Please be quick to come over when I send you the code as a lot of people have messaged me! 
Also! Let me know if she stops crafting!


----------



## jubi (Apr 13, 2020)

hi! can i come please  i will give some igb tip


----------



## JaneIIe (Apr 13, 2020)

Hi! I would love to come and stop by is she’s still crafting! ^^


----------



## FlimsyAxe (Apr 13, 2020)

I'd like to come over! Will bring IGB


----------



## zenni (Apr 13, 2020)

I'd love to come!


----------



## TaylaJade (Apr 13, 2020)

jubi said:


> hi! can i come please  i will give some igb tip


Sending you a PM


----------



## Tsen (Apr 13, 2020)

Hi I'd love to come by 

Edit: PM sent!


----------



## tajikey (Apr 13, 2020)

PM sent.
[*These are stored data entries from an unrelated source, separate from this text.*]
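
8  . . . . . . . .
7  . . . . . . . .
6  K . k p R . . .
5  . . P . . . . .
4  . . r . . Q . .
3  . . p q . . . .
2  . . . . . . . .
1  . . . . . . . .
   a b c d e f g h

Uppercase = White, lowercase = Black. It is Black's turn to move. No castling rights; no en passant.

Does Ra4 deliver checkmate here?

yes

After Ra4: white king on a6; in check: yes, from the black queen on d3 and the black rook on a4.
King squares — a5: attacked by Ra4; b5: attacked by Qd3; b6: attacked by Kc6; a7: attacked by Ra4; b7: attacked by Kc6.
White has no legal moves → checkmate.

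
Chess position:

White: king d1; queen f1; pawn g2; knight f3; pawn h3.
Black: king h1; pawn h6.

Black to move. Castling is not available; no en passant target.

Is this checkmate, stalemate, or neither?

Black to move; black king on h1.
In check: yes, from the white queen on f1.
King squares — g1: attacked by Qf1; g2: attacked by Qf1; h2: attacked by Nf3.
Legal moves for Black: none.
In check with no legal moves → checkmate.

checkmate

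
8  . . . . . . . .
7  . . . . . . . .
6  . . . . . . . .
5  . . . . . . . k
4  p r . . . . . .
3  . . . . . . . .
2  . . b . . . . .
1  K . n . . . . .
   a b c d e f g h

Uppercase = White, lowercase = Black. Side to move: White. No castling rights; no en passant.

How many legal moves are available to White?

0

White to move; king on a1.
In check: no.
Legal moves: none.
Count: 0.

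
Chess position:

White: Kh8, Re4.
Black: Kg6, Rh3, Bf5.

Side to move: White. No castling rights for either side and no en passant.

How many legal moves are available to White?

2

White to move; king on h8.
In check: yes, from the black rook on h3.
Legal moves: Kg8, Rh4.
Count: 2.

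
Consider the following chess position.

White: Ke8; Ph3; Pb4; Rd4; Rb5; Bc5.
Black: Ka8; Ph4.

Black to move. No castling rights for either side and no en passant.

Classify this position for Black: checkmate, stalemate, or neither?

Black to move; black king on a8.
In check: no.
King squares — a7: attacked by Bc5; b7: attacked by Rb5; b8: attacked by Rb5.
Legal moves for Black: none.
Not in check and no legal moves → stalemate.

stalemate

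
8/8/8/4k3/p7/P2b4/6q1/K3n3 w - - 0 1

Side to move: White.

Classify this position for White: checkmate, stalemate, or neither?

White to move; white king on a1.
In check: no.
King squares — b1: attacked by Bd3; a2: attacked by Qg2; b2: attacked by Qg2.
Legal moves for White: none.
Not in check and no legal moves → stalemate.

stalemate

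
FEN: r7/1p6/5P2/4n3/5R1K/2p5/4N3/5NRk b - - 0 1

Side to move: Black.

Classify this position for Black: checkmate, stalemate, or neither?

Black to move; black king on h1.
In check: yes, from the white rook on g1.
King squares — g1: attacked by Ne2; g2: attacked by Rg1; h2: attacked by Nf1.
Legal moves for Black: none.
In check with no legal moves → checkmate.

checkmate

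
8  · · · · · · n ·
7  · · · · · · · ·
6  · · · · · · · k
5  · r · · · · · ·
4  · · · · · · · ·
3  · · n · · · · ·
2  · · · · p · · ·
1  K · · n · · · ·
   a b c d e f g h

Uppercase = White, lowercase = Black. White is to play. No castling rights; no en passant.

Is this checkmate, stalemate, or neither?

White to move; white king on a1.
In check: no.
King squares — b1: attacked by Nc3; a2: attacked by Nc3; b2: attacked by Nd1.
Legal moves for White: none.
Not in check and no legal moves → stalemate.

stalemate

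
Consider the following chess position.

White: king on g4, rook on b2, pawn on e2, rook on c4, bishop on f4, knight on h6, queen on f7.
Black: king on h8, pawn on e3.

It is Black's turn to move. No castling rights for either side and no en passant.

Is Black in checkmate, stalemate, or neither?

stalemate

Black to move; black king on h8.
In check: no.
King squares — g7: attacked by Qf7; h7: attacked by Qf7; g8: attacked by Nh6.
Legal moves for Black: none.
Not in check and no legal moves → stalemate.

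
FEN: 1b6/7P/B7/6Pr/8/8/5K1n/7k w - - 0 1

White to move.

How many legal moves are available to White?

15

White to move; king on f2.
In check: no.
Legal moves: Bc8, Bb7+, Bb5, Bc4, Bd3, Be2, Bf1, Ke3, Ke2, Ke1, h8=Q, h8=R, h8=B, h8=N, g6.
Count: 15.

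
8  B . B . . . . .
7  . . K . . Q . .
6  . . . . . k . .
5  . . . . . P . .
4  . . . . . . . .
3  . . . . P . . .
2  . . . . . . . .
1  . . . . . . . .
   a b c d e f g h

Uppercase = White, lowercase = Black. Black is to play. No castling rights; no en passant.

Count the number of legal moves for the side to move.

Black to move; king on f6.
In check: yes, from the white queen on f7.
Legal moves: Kxf7, Kg5, Ke5.
Count: 3.

3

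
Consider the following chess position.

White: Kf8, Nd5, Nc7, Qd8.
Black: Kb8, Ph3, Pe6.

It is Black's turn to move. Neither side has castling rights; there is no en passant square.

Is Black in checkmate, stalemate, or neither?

neither

Black to move; black king on b8.
In check: yes, from the white queen on d8.
Legal moves for Black: Kb7, Ka7.
Black is in check but has 2 legal moves → neither.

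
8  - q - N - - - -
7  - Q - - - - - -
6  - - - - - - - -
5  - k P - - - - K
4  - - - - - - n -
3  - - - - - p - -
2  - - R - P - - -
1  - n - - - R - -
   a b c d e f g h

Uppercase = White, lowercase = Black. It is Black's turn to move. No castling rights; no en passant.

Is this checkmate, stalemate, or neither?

neither

Black to move; black king on b5.
In check: yes, from the white queen on b7.
King squares — a4: available; b4: attacked by Qb7; c4: attacked by Rc2; a5: available; c5: attacked by Rc2; a6: attacked by Qb7; b6: attacked by Pc5; c6: attacked by Qb7.
Legal moves for Black: Ka5, Ka4, Qxb7.
Black is in check but has 3 legal moves → neither.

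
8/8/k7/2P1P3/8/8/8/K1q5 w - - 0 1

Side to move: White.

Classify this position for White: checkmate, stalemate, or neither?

White to move; white king on a1.
In check: yes, from the black queen on c1.
Legal moves for White: Ka2.
White is in check but has 1 legal move → neither.

neither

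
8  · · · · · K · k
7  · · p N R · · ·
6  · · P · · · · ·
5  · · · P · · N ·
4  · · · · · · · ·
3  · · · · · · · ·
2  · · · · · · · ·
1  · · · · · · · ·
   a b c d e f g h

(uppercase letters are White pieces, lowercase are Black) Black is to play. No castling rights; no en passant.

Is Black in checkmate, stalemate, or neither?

stalemate

Black to move; black king on h8.
In check: no.
King squares — g7: attacked by Re7; h7: attacked by Ng5; g8: attacked by Kf8.
Legal moves for Black: none.
Not in check and no legal moves → stalemate.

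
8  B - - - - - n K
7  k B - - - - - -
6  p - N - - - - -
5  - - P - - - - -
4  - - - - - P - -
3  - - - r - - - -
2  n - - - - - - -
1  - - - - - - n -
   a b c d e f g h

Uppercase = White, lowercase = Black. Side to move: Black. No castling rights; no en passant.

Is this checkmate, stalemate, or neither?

checkmate

Black to move; black king on a7.
In check: yes, from the white knight on c6.
King squares — a6: own pawn; b6: attacked by Pc5; b7: attacked by Ba8; a8: attacked by Bb7; b8: attacked by Nc6.
Legal moves for Black: none.
In check with no legal moves → checkmate.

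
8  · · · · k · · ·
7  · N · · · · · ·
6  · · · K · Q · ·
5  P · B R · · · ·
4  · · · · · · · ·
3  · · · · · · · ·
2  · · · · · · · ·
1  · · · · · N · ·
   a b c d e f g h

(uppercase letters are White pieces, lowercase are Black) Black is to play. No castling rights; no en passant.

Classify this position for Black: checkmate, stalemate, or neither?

Black to move; black king on e8.
In check: no.
King squares — d7: attacked by Kd6; e7: attacked by Kd6; f7: attacked by Qf6; d8: attacked by Qf6; f8: attacked by Qf6.
Legal moves for Black: none.
Not in check and no legal moves → stalemate.

stalemate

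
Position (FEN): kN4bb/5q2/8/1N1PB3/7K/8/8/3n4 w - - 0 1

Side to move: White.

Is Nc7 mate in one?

After Nc7: black king on a8; in check: yes, from the white knight on c7.
Black has 4 legal replies: Kxb8, Kb7, Ka7, Qxc7.
In check but a legal move exists → not checkmate.

no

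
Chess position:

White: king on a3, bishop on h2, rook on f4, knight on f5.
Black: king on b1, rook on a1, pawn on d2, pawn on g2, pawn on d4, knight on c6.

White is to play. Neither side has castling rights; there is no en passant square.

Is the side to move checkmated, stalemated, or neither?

neither

White to move; white king on a3.
In check: yes, from the black rook on a1.
Legal moves for White: Kb3.
White is in check but has 1 legal move → neither.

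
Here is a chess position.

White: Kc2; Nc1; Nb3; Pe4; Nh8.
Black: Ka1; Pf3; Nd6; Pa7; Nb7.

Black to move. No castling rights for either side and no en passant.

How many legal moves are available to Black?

0

Black to move; king on a1.
In check: yes, from the white knight on b3.
Legal moves: none.
Count: 0.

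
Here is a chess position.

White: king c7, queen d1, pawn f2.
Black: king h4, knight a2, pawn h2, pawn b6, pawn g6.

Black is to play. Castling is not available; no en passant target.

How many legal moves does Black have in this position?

Black to move; king on h4.
In check: no.
Legal moves: Kg5, Kh3, Nb4, Nc3, Nc1, g5, b5, h1=Q, h1=R, h1=B, h1=N.
Count: 11.

11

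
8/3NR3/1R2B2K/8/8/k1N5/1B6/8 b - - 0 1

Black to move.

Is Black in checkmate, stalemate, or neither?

Black to move; black king on a3.
In check: yes, from the white bishop on b2.
King squares — a2: attacked by Nc3; b2: attacked by Rb6; b3: attacked by Rb6; a4: attacked by Nc3; b4: attacked by Rb6.
Legal moves for Black: none.
In check with no legal moves → checkmate.

checkmate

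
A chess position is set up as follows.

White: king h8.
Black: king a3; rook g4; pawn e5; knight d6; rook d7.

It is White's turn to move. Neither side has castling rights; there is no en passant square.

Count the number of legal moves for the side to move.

0

White to move; king on h8.
In check: no.
Legal moves: none.
Count: 0.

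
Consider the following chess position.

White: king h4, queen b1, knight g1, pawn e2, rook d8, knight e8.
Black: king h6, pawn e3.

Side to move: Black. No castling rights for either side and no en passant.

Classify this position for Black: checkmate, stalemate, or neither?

stalemate

Black to move; black king on h6.
In check: no.
King squares — g5: attacked by Kh4; h5: attacked by Kh4; g6: attacked by Qb1; g7: attacked by Ne8; h7: attacked by Qb1.
Legal moves for Black: none.
Not in check and no legal moves → stalemate.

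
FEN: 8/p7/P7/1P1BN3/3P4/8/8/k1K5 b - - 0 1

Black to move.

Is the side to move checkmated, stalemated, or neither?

stalemate

Black to move; black king on a1.
In check: no.
King squares — b1: attacked by Kc1; a2: attacked by Bd5; b2: attacked by Kc1.
Legal moves for Black: none.
Not in check and no legal moves → stalemate.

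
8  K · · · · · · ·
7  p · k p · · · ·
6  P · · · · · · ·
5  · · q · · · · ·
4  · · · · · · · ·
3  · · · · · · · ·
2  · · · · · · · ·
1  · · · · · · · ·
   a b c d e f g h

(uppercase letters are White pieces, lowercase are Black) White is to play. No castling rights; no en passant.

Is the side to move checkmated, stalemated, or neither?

stalemate

White to move; white king on a8.
In check: no.
King squares — a7: attacked by Qc5; b7: attacked by Kc7; b8: attacked by Kc7.
Legal moves for White: none.
Not in check and no legal moves → stalemate.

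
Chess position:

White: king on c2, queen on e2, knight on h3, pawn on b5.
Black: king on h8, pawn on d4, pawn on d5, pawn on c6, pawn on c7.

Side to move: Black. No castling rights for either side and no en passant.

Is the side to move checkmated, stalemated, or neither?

neither

Black to move; black king on h8.
In check: no.
Legal moves for Black: Kg8, Kh7, Kg7, cxb5, c5, d3+.
Black has 6 legal moves and is not in check → neither.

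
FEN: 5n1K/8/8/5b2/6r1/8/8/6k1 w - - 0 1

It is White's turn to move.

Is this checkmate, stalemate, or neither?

White to move; white king on h8.
In check: no.
King squares — g7: attacked by Rg4; h7: attacked by Bf5; g8: attacked by Rg4.
Legal moves for White: none.
Not in check and no legal moves → stalemate.

stalemate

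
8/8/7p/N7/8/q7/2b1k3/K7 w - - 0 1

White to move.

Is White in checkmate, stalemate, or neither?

White to move; white king on a1.
In check: yes, from the black queen on a3.
King squares — b1: attacked by Bc2; a2: attacked by Qa3; b2: attacked by Qa3.
Legal moves for White: none.
In check with no legal moves → checkmate.

checkmate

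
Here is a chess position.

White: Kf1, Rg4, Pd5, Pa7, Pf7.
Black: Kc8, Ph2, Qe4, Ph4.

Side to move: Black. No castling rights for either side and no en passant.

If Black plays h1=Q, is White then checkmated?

no

After h1=Q: white king on f1; in check: yes, from the black queen on h1.
White has 2 legal replies: Kf2, Rg1.
In check but a legal move exists → not checkmate.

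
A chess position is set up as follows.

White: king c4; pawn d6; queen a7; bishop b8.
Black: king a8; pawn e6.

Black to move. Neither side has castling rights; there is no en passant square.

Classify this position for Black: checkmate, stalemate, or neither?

Black to move; black king on a8.
In check: yes, from the white queen on a7.
King squares — a7: attacked by Bb8; b7: attacked by Qa7; b8: attacked by Qa7.
Legal moves for Black: none.
In check with no legal moves → checkmate.

checkmate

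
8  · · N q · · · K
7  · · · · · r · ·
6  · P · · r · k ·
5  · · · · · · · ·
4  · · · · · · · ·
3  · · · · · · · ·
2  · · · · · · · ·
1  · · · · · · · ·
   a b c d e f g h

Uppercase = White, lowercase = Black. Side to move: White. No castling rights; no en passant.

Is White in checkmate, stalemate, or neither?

checkmate

White to move; white king on h8.
In check: yes, from the black queen on d8.
King squares — g7: attacked by Kg6; h7: attacked by Kg6; g8: attacked by Qd8.
Legal moves for White: none.
In check with no legal moves → checkmate.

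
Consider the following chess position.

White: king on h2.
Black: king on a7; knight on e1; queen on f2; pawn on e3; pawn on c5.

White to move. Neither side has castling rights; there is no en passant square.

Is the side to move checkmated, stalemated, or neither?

White to move; white king on h2.
In check: yes, from the black queen on f2.
Legal moves for White: Kh3, Kh1.
White is in check but has 2 legal moves → neither.

neither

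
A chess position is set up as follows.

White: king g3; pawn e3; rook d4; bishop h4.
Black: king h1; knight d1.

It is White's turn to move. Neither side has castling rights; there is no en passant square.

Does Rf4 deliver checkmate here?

After Rf4: black king on h1; in check: no.
Black is not in check, so this cannot be checkmate.

no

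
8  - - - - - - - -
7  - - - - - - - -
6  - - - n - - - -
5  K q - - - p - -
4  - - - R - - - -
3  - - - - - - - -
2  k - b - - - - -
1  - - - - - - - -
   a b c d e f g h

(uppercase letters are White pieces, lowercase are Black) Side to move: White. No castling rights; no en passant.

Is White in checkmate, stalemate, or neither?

checkmate

White to move; white king on a5.
In check: yes, from the black queen on b5.
King squares — a4: attacked by Bc2; b4: attacked by Qb5; b5: attacked by Nd6; a6: attacked by Qb5; b6: attacked by Qb5.
Legal moves for White: none.
In check with no legal moves → checkmate.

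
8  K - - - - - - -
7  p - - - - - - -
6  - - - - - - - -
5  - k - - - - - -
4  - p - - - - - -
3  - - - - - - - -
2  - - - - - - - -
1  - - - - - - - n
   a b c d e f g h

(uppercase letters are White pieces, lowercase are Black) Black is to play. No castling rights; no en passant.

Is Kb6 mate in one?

no

After Kb6: white king on a8; in check: no.
White is not in check, so this cannot be checkmate.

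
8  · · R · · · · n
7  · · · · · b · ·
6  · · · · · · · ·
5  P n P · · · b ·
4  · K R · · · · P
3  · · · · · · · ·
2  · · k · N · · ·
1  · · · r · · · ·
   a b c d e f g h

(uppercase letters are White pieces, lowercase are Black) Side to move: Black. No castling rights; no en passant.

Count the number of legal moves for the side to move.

6

Black to move; king on c2.
In check: yes, from the white rook on c4.
Legal moves: Kd3, Kd2, Kb2, Kb1, Bxc4, Nc3.
Count: 6.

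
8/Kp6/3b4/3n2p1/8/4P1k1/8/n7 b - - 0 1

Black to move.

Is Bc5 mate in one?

After Bc5: white king on a7; in check: yes, from the black bishop on c5.
White has 3 legal replies: Kb8, Ka8, Kxb7.
In check but a legal move exists → not checkmate.

no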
Thanks!!!!!


----------



## Ohemgrace (Apr 13, 2020)

Hi I’m interested!


----------



## stargurg (Apr 13, 2020)

sent a PM c:


----------



## drahcir` (Apr 13, 2020)

Hi, I would love to come. Do you need an aries fragment too for this month?


----------



## Lady Sugarsaurus (Apr 13, 2020)

Can I stop by please? C:


----------



## Sylveon99 (Apr 13, 2020)

I would like to stop by! I'll bring a star fragment


----------



## Aubrey895 (Apr 13, 2020)

Can I please come


----------



## lizardon (Apr 13, 2020)

Can I stop by pls? Will drop off some IGB, thx


----------



## KarinaKatrea (Apr 13, 2020)

May I stop by?


----------



## Richluna (Apr 13, 2020)

Can I please stop by?
Ty


----------



## Ferluna93 (Apr 13, 2020)

Hello, I want to visit!!


----------



## danioof (Apr 13, 2020)

I would love to stop by if you're still accepting people!


----------



## TaylaJade (Apr 13, 2020)

Hi everyone! Thanks for you’re responses. There is a LONG list of people so I appreciate your patience. I’ll just reiterate that it would be great if you could come ASAP after I send you the dodo code ) if it’s more than 5 minutes I will move onto the next person in the list.


----------



## Deca (Apr 13, 2020)

Would love to come by please! :3


----------



## Ozark (Apr 13, 2020)

Can i please visit? thanks


----------



## theviolentlolita (Apr 13, 2020)

I'd like to visit if she's still crafting!


----------



## BaileyEloise (Apr 14, 2020)

If she’s still crafting, I’d love to stop by!


----------



## TaylaJade (Apr 14, 2020)

Sorry for the delay guys! Thanks for your patience  sorry I haven’t messaged y’all yet, but your names are on my list!


----------



## Notoriousbro (Apr 14, 2020)

I’d love to get the recipe if you are still doing this


----------



## Pickler (Apr 14, 2020)

I'd like to come please


----------



## C_bebopp (Apr 14, 2020)

I want to visit if not to late


----------



## p e p p e r (Apr 14, 2020)

hi, is she still crafting?


----------



## poutysprout (Apr 14, 2020)

If possible I would like to stop by!


----------



## Chibin (Apr 14, 2020)

I she still crafting?
I'd like to visit!


----------



## Miharu (Apr 14, 2020)

I'll love to come if she's still crafting!!! <3 Will tip  IGB!


----------



## honeyaura (Apr 14, 2020)

Hi! Hope I'm not too late and that you're not too overwhelmed. I'd love to come by!
I'll bring some IGB <3


----------



## WhitneyLeigh23 (Apr 14, 2020)

I would love to come if possible!


----------



## akimaki (Apr 14, 2020)

ah i'd love to come if she's still doing it!! can bring a tip


----------



## TaylaJade (Apr 14, 2020)

Hey guys! 
I’m closing this thread as I have things to do IRL  Thanks to everyone who came and left tips - very appreciated. To those I didn’t get to - I’m so sorry! Send me a DM if you want me to make the cupboard for you. It takes 12 wood, 6 iron and the iron dresser (7 wood and 4 nuggets). I also have the iron dresser recipe so I can make that with your mats!! 
Xx Tayla


----------



## ryugi21 (Apr 14, 2020)

**EDIT**

Oops sorry I didn't see initially that it was already closed. Please lock the thread <3

Hello may I please come over? Will bring you IGB and present


----------